I wrote some R code for simulating random samples from a Poisson distribution, based on the description of an algorithm (see attached image). But my code does not seem to work correctly, because the generated random samples are of a different pattern compared with those generated by R's built-in rpois()
function. Can anybody tell me what I did wrong and how to fix my function?
r.poisson <- function(n, l=0.5)
{
U <- runif(n)
X <- rep(0,n)
p=exp(-l)
F=p
for(i in 1:n)
{
if(U[i] < F)
{
X[i] <- i
} else
{
p=p*l/(i+1)
F=F+p
i=i+1
}
}
return(X)
}
r.poisson(50)
The output is very different from rpois(50, lambda = 0.5)

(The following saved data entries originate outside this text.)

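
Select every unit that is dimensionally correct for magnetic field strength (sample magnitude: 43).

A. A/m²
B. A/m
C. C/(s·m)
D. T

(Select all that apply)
B, C

magnetic field strength has SI base units: A / m

Checking each option against A / m:
  A. A/m²: ✗ does not match
  B. A/m: ✓ matches
  C. C/(s·m): ✓ matches
  D. T: ✗ does not match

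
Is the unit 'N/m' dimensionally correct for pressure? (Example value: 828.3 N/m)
No

pressure has SI base units: kg / (m * s^2)
N/m does NOT reduce to kg / (m * s^2); a valid unit for pressure would be e.g. Pa.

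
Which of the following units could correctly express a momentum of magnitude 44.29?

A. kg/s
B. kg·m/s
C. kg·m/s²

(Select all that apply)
B

momentum has SI base units: kg * m / s

Checking each option against kg * m / s:
  A. kg/s: ✗ does not match
  B. kg·m/s: ✓ matches
  C. kg·m/s²: ✗ does not match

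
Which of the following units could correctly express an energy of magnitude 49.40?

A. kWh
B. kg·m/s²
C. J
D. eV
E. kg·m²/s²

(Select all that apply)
A, C, D, E

energy has SI base units: kg * m^2 / s^2

Checking each option against kg * m^2 / s^2:
  A. kWh: ✓ matches
  B. kg·m/s²: ✗ does not match
  C. J: ✓ matches
  D. eV: ✓ matches
  E. kg·m²/s²: ✓ matches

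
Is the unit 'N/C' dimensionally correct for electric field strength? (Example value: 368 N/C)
Yes

electric field strength has SI base units: kg * m / (A * s^3)
N/C reduces to the same SI base units, so it is a valid unit for electric field strength.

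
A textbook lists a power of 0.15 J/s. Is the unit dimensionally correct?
Yes

power has SI base units: kg * m^2 / s^3
J/s reduces to the same SI base units, so it is a valid unit for power.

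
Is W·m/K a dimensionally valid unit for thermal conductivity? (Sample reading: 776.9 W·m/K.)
No

thermal conductivity has SI base units: kg * m / (s^3 * K)
W·m/K does NOT reduce to kg * m / (s^3 * K); a valid unit for thermal conductivity would be e.g. W/(m·K).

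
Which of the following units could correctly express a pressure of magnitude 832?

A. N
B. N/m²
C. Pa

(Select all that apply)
B, C

pressure has SI base units: kg / (m * s^2)

Checking each option against kg / (m * s^2):
  A. N: ✗ does not match
  B. N/m²: ✓ matches
  C. Pa: ✓ matches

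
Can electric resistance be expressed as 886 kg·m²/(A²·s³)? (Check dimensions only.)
Yes

electric resistance has SI base units: kg * m^2 / (A^2 * s^3)
kg·m²/(A²·s³) reduces to the same SI base units, so it is a valid unit for electric resistance.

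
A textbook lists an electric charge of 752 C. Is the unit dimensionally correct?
Yes

electric charge has SI base units: A * s
C reduces to the same SI base units, so it is a valid unit for electric charge.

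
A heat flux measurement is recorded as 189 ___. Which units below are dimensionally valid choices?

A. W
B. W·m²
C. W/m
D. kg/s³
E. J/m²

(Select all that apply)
D

heat flux has SI base units: kg / s^3

Checking each option against kg / s^3:
  A. W: ✗ does not match
  B. W·m²: ✗ does not match
  C. W/m: ✗ does not match
  D. kg/s³: ✓ matches
  E. J/m²: ✗ does not match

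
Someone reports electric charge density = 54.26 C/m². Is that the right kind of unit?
No

electric charge density has SI base units: A * s / m^3
C/m² does NOT reduce to A * s / m^3; a valid unit for electric charge density would be e.g. C/m³.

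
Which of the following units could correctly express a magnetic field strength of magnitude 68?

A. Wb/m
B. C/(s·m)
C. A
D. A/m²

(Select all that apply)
B

magnetic field strength has SI base units: A / m

Checking each option against A / m:
  A. Wb/m: ✗ does not match
  B. C/(s·m): ✓ matches
  C. A: ✗ does not match
  D. A/m²: ✗ does not match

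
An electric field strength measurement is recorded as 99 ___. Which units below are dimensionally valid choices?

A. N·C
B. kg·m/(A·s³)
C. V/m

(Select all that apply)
B, C

electric field strength has SI base units: kg * m / (A * s^3)

Checking each option against kg * m / (A * s^3):
  A. N·C: ✗ does not match
  B. kg·m/(A·s³): ✓ matches
  C. V/m: ✓ matches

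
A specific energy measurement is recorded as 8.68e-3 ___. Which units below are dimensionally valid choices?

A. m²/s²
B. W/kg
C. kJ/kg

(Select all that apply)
A, C

specific energy has SI base units: m^2 / s^2

Checking each option against m^2 / s^2:
  A. m²/s²: ✓ matches
  B. W/kg: ✗ does not match
  C. kJ/kg: ✓ matches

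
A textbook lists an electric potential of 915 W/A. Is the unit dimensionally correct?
Yes

electric potential has SI base units: kg * m^2 / (A * s^3)
W/A reduces to the same SI base units, so it is a valid unit for electric potential.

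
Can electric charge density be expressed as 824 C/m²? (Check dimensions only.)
No

electric charge density has SI base units: A * s / m^3
C/m² does NOT reduce to A * s / m^3; a valid unit for electric charge density would be e.g. C/m³.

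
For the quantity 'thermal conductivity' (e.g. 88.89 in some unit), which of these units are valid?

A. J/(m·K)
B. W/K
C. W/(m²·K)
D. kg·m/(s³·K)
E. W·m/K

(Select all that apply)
D

thermal conductivity has SI base units: kg * m / (s^3 * K)

Checking each option against kg * m / (s^3 * K):
  A. J/(m·K): ✗ does not match
  B. W/K: ✗ does not match
  C. W/(m²·K): ✗ does not match
  D. kg·m/(s³·K): ✓ matches
  E. W·m/K: ✗ does not match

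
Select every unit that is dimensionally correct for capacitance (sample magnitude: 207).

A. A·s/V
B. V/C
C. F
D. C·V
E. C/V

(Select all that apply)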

. The algorithm I followed is:
(Thank you for your question. Now I know how a Poisson random variable is simulated.)
You had a misunderstanding. The inverse CDF method (with recursive computation) you referenced is used to generate a single Poisson random sample. So you need to fix this function to produce a single number. Here is the correct function, commented to help you follow each step.
rpois1 <- function (lambda) {
## step 1
U <- runif(1)
## step 2
i <- 0
p <- exp(-lambda)
F <- p
## you need an "infinite" loop
## no worry, it will "break" at some time
repeat {
## step 3
if (U < F) {
X <- i
break
}
## step 4
i <- i + 1
p <- lambda * p / i ## I have incremented i, so it is `i` not `i + 1` here
F <- F + p
## back to step 3
}
return(X)
}
Now to get n
samples, you need to call this function n
times. R has a nice function called replicate
to repeat a function many times.
r.poisson <- function (n, lambda) {
## use `replicate()` to call `rpois1` n times
replicate(n, rpois1(lambda))
}
Now we can make a reasonable comparison with R's own rpois
.
x1 <- r.poisson(1000, lambda = 0.5)
x2 <- rpois(1000, lambda = 0.5)
## set breaks reasonably when making a histogram
xmax <- max(x1, x2) + 0.5
par(mfrow = c(1, 2))
hist(x1, main = "proof-of-concept-implementation", breaks = seq.int(-0.5, xmax))
hist(x2, main = "R's rpois()", breaks = seq.int(-0.5, xmax))
Remark:
Applaud jblood94 for exemplifying how to seek vectorization opportunity of an R loop, without converting everything to C/C++. R's rpois
is coded in C, that is why it is fast.